İlk olarak Antalya Merkez’deki eski eserler, Tekeli Mehmet Paşa Camii karşısındaki terk edilmiş Bayraktar Baba Türbesi’nde toplanarak geçici bir depo müze oluşturuldu. 1922 yılında bu eserler, mübadele sonrasında boş kalan Panaya Kilisesi’ne (Alâaddin Camii) taşındı ve burada ilk müze binası kuruldu. 1937 yılında müze, Yivli Minare Camii’ne; 1972 yılında ise hâlâ kullanılan modern binaya taşındı.

1988 yılında “Avrupa Konseyi Yılın Müzesi Özel Ödülü”ne layık görüldü. 30 bin metrekarelik bir alana yayılan müzede kapalı sergi salonları, açık hava galerileri, çocuk bölümü, modern sanatlar sergi salonu, konferans salonu, kafeterya ve video gösterim alanı bulunuyor.

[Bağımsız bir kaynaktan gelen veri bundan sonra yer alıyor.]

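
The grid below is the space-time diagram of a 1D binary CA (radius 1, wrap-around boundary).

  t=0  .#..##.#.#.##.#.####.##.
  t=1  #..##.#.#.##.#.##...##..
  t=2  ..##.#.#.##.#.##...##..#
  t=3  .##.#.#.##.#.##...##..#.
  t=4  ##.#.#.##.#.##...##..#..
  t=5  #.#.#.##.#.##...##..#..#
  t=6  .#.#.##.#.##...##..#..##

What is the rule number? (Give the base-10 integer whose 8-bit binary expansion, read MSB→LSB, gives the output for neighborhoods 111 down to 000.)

42

  ### -> .   bit 7 = 0  t=0,i=17
  ##. -> .   bit 6 = 0  t=0,i=5
  #.# -> #   bit 5 = 1  t=0,i=6
  #.. -> .   bit 4 = 0  t=0,i=2
  .## -> #   bit 3 = 1  t=0,i=4
  .#. -> .   bit 2 = 0  t=0,i=1
  ..# -> #   bit 1 = 1  t=0,i=0
  ... -> .   bit 0 = 0  t=1,i=18
  bits 00101010 = 42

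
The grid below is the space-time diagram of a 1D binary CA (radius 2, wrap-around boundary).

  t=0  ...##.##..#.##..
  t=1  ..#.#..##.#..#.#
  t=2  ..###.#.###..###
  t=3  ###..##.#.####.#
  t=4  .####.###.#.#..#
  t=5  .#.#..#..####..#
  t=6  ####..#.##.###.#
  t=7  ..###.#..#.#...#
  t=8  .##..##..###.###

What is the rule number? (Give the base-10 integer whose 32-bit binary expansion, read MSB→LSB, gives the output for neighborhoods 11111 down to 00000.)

  [31] ##### => .  t=6,i=1
  [30] ####. => #  t=3,i=1
  [29] ###.# => .  t=2,i=4
  [28] ###.. => #  t=2,i=10
  [27] ##.## => .  t=0,i=5
  [26] ##.#. => #  t=1,i=9
  [25] ##..# => #  t=0,i=8
  [24] ##... => .  t=0,i=14
  [23] #.### => #  t=2,i=8
  [22] #.##. => .  t=0,i=6
  [21] #.#.# => #  t=2,i=6
  [20] #.#.. => #  t=1,i=4
  [19] #..## => #  t=1,i=6
  [18] #..#. => .  t=0,i=9
  [17] #...# => #  t=7,i=13
  [16] #.... => #  t=0,i=15
  [15] .#### => .  t=3,i=0
  [14] .###. => .  t=2,i=3
  [13] .##.# => #  t=0,i=4
  [12] .##.. => #  t=0,i=7
  [11] .#.## => .  t=0,i=11
  [10] .#.#. => #  t=1,i=3
  [9] .#..# => .  t=1,i=0
  [8] .#... => .  t=7,i=12
  [7] ..### => #  t=2,i=2
  [6] ..##. => .  t=0,i=3
  [5] ..#.# => #  t=0,i=10
  [4] ..#.. => #  t=5,i=6
  [3] ...## => #  t=0,i=2
  [2] ...#. => #  t=7,i=14
  [1] ....# => .  t=0,i=1
  [0] ..... => .  t=0,i=0
  bits 01010110101110110011010010111100 = 1455109308

1455109308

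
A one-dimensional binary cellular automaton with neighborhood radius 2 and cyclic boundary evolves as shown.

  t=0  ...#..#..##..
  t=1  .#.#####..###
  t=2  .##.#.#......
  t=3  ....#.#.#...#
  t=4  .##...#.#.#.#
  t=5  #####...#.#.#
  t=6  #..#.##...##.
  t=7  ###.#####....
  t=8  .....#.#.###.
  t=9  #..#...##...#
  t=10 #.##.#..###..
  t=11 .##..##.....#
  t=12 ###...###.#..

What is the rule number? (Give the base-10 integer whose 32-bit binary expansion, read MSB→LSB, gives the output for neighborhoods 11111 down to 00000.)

  #####|.  b31=0 t=1,i=5
  ####.|#  b30=1 t=1,i=6
  ###.#|.  b29=0 t=1,i=12
  ###..|.  b28=0 t=1,i=7
  ##.##|.  b27=0 t=7,i=3
  ##.#.|.  b26=0 t=1,i=0
  ##..#|.  b25=0 t=1,i=8
  ##...|#  b24=1 t=0,i=11
  #.###|.  b23=0 t=1,i=3
  #.##.|#  b22=1 t=4,i=1
  #.#.#|#  b21=1 t=1,i=1
  #.#..|#  b20=1 t=2,i=6
  #..##|.  b19=0 t=0,i=8
  #..#.|#  b18=1 t=0,i=5
  #...#|#  b17=1 t=3,i=10
  #....|#  b16=1 t=0,i=12
  .####|#  b15=1 t=1,i=4
  .###.|.  b14=0 t=1,i=11
  .##.#|.  b13=0 t=2,i=2
  .##..|#  b12=1 t=0,i=10
  .#.##|#  b11=1 t=1,i=2
  .#.#.|.  b10=0 t=2,i=5
  .#..#|#  b9=1 t=0,i=4
  .#...|.  b8=0 t=2,i=7
  ..###|.  b7=0 t=1,i=10
  ..##.|.  b6=0 t=0,i=9
  ..#.#|.  b5=0 t=3,i=4
  ..#..|#  b4=1 t=0,i=3
  ...##|.  b3=0 t=2,i=0
  ...#.|.  b2=0 t=0,i=2
  ....#|#  b1=1 t=0,i=1
  .....|.  b0=0 t=0,i=0
  bits 01000001011101111001101000010010 = 1098357266

1098357266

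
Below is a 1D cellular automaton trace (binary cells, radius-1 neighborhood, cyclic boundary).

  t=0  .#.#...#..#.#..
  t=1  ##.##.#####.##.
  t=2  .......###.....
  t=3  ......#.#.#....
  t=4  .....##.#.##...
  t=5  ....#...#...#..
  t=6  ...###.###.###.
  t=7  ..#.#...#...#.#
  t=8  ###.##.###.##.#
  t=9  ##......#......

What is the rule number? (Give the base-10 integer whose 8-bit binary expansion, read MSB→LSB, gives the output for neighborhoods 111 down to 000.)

150

  nb ###: next=#  (t=1,i=7, bit7=1)
  nb ##.: next=.  (t=1,i=1, bit6=0)
  nb #.#: next=.  (t=0,i=2, bit5=0)
  nb #..: next=#  (t=0,i=4, bit4=1)
  nb .##: next=.  (t=1,i=0, bit3=0)
  nb .#.: next=#  (t=0,i=1, bit2=1)
  nb ..#: next=#  (t=0,i=0, bit1=1)
  nb ...: next=.  (t=0,i=5, bit0=0)
  bits 10010110 = 150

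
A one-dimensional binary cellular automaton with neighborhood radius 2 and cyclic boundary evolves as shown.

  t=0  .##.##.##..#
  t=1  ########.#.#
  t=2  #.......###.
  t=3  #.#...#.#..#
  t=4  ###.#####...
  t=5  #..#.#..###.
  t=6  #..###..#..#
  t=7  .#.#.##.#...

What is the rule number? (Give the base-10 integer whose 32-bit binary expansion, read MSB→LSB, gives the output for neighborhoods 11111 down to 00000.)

527674550

  ##### -> .   bit 31 = 0  t=1,i=1
  ####. -> .   bit 30 = 0  t=1,i=6
  ###.# -> .   bit 29 = 0  t=1,i=7
  ###.. -> #   bit 28 = 1  t=4,i=8
  ##.## -> #   bit 27 = 1  t=0,i=3
  ##.#. -> #   bit 26 = 1  t=1,i=8
  ##..# -> #   bit 25 = 1  t=0,i=9
  ##... -> #   bit 24 = 1  t=4,i=9
  #.### -> .   bit 23 = 0  t=1,i=11
  #.##. -> #   bit 22 = 1  t=0,i=1
  #.#.# -> #   bit 21 = 1  t=1,i=9
  #.#.. -> #   bit 20 = 1  t=2,i=0
  #..## -> .   bit 19 = 0  t=3,i=10
  #..#. -> .   bit 18 = 0  t=0,i=10
  #...# -> #   bit 17 = 1  t=3,i=4
  #.... -> #   bit 16 = 1  t=2,i=2
  .#### -> #   bit 15 = 1  t=1,i=0
  .###. -> .   bit 14 = 0  t=2,i=9
  .##.# -> #   bit 13 = 1  t=0,i=2
  .##.. -> .   bit 12 = 0  t=0,i=8
  .#.## -> #   bit 11 = 1  t=0,i=0
  .#.#. -> #   bit 10 = 1  t=3,i=7
  .#..# -> .   bit 9 = 0  t=3,i=9
  .#... -> .   bit 8 = 0  t=2,i=1
  ..### -> #   bit 7 = 1  t=2,i=8
  ..##. -> .   bit 6 = 0  t=3,i=11
  ..#.# -> #   bit 5 = 1  t=0,i=11
  ..#.. -> #   bit 4 = 1  t=6,i=8
  ...## -> .   bit 3 = 0  t=2,i=7
  ...#. -> #   bit 2 = 1  t=3,i=5
  ....# -> #   bit 1 = 1  t=2,i=6
  ..... -> .   bit 0 = 0  t=2,i=3
  bits 00011111011100111010110010110110 = 527674550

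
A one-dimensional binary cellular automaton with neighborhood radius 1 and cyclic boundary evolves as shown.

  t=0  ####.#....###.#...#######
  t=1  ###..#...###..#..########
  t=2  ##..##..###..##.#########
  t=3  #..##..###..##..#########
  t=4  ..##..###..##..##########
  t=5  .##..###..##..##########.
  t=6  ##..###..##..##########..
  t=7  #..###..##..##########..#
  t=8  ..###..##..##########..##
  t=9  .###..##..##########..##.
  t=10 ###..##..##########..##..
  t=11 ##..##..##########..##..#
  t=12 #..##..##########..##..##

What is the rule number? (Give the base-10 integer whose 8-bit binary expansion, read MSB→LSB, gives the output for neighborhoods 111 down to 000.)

142

  nb ###: next=#  (t=0,i=0, bit7=1)
  nb ##.: next=.  (t=0,i=3, bit6=0)
  nb #.#: next=.  (t=0,i=4, bit5=0)
  nb #..: next=.  (t=0,i=6, bit4=0)
  nb .##: next=#  (t=0,i=10, bit3=1)
  nb .#.: next=#  (t=0,i=5, bit2=1)
  nb ..#: next=#  (t=0,i=9, bit1=1)
  nb ...: next=.  (t=0,i=7, bit0=0)
  bits 10001110 = 142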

Müze koleksiyonu, Alt Paleolitik Çağ’dan Bizans dönemine kadar geniş bir zaman dilimini kapsıyor. Doğa Tarihi ve Prehistorya Koleksiyonu, bölge kazılarından elde edilen eserler, Roma dönemi çömlekleri, Perge kökenli mitolojik heykeller, lahitler, takılar, mozaikler, ikonalar, madeni ve cam eserler koleksiyonun öne çıkan parçaları. Özellikle Perge’de bulunan Roma dönemi heykeltıraşlık eserleri ve müze kurtarma kazılarından elde edilen ünik buluntularla Antalya Müzesi, dünyanın sayılı arkeoloji müzeleri arasında yer alıyor.